In the realm of artificial intelligence at Google, a new era is dawning, heralded by CEO Sundar Pichai as the “Gemini era.” Gemini represents Google’s latest stride in the field of large language models (LLMs), first introduced by Pichai at the I/O developer conference in June and now unveiled to the public. Pichai envisions Gemini as a pivotal advancement that will significantly impact various Google products, emphasizing the seamless integration of improved underlying technology across the company’s diverse offerings.

Gemini transcends a singular AI model; it comprises distinct versions tailored to different needs. Gemini Nano is a lightweight variant designed for native and offline use on Android devices. Gemini Pro, a more robust version set to power various Google AI services, serves as the foundation for Bard. Lastly, Gemini Ultra, the most potent LLM by Google, is primarily targeted at data centres and enterprise applications.
The deployment of Gemini unfolds in stages: Bard is now fueled by Gemini Pro, offering new features to Pixel 8 Pro users through Gemini Nano, with Gemini Ultra slated for release next year. Starting December 13th, developers and enterprise clients can access Gemini Pro through Google Generative AI Studio or Vertex AI in Google Cloud. Although currently available only in English, Pichai anticipates Gemini’s integration into Google’s global ecosystem, encompassing the search engine, ad products, Chrome browser, and more.

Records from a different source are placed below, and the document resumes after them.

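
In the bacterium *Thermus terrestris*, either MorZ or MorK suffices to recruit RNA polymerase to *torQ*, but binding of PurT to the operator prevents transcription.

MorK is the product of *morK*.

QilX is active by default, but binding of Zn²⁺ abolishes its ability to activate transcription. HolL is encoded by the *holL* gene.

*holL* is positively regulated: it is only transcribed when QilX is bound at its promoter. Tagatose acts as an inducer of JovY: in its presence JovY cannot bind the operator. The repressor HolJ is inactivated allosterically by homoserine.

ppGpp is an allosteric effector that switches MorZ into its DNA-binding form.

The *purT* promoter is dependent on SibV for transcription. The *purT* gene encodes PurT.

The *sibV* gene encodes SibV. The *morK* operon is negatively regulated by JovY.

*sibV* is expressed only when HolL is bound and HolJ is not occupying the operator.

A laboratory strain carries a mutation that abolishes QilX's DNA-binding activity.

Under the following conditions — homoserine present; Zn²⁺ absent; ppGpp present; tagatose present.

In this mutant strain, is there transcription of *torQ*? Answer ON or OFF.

ON

QilX is non-functional in this strain, so it has no effect.
Required activator QilX is absent, so *holL* is not transcribed.
So HolL is not produced.
Homoserine is present, so HolJ is inactive.
Required activator HolL is absent, so *sibV* is not transcribed.
So SibV is not produced.
Required activator SibV is absent, so *purT* is not transcribed.
So PurT is not produced.
ppGpp is present, so MorZ is active.
Tagatose is present, so JovY is inactive.
With no repressor bound, *morK* is transcribed.
So MorK is produced and active.
Activator MorZ is present, so *torQ* is transcribed.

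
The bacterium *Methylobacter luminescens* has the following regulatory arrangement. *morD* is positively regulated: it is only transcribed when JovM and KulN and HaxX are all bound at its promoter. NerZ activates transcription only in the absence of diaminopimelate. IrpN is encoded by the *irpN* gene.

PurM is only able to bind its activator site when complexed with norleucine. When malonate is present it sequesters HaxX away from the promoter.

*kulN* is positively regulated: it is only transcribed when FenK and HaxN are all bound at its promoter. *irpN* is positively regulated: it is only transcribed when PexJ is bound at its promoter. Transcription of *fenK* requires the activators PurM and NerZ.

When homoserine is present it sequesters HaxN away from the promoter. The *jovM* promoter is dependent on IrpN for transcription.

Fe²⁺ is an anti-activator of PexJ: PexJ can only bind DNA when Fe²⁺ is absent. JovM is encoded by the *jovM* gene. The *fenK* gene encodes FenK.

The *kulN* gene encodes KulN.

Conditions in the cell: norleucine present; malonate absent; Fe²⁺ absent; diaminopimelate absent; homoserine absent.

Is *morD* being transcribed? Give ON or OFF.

ON

Fe²⁺ is absent, so PexJ is active.
No repressor is bound and PexJ is active, so *irpN* is transcribed.
So IrpN is produced and active.
No repressor is bound and IrpN is active, so *jovM* is transcribed.
So JovM is produced and active.
Norleucine is present, so PurM is active.
Diaminopimelate is absent, so NerZ is active.
No repressor is bound and PurM and NerZ are active, so *fenK* is transcribed.
So FenK is produced and active.
Homoserine is absent, so HaxN is active.
No repressor is bound and FenK and HaxN are active, so *kulN* is transcribed.
So KulN is produced and active.
Malonate is absent, so HaxX is active.
No repressor is bound and JovM and KulN and HaxX are active, so *morD* is transcribed.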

The unveiling of Gemini is strategically timed, marking Google’s response to the dominance of OpenAI’s ChatGPT, which took the AI landscape by storm a year ago. The showdown between OpenAI’s GPT-4 and Google’s Gemini is imminent, with both companies keenly aware of the stakes. Demis Hassabis, CEO of Google DeepMind, reveals that extensive benchmarking comparing the two models favoured Gemini in 30 out of 32 categories, particularly excelling in comprehending and interacting with video and audio—a deliberate focus in Gemini’s development.
Gemini’s prowess extends beyond text, incorporating multimodal capabilities for images, video, and audio. Google’s approach involves building a single multisensory model rather than training separate models for different inputs. The ultimate vision for Gemini includes expanding its awareness and accuracy by incorporating additional senses and refining its understanding of the world.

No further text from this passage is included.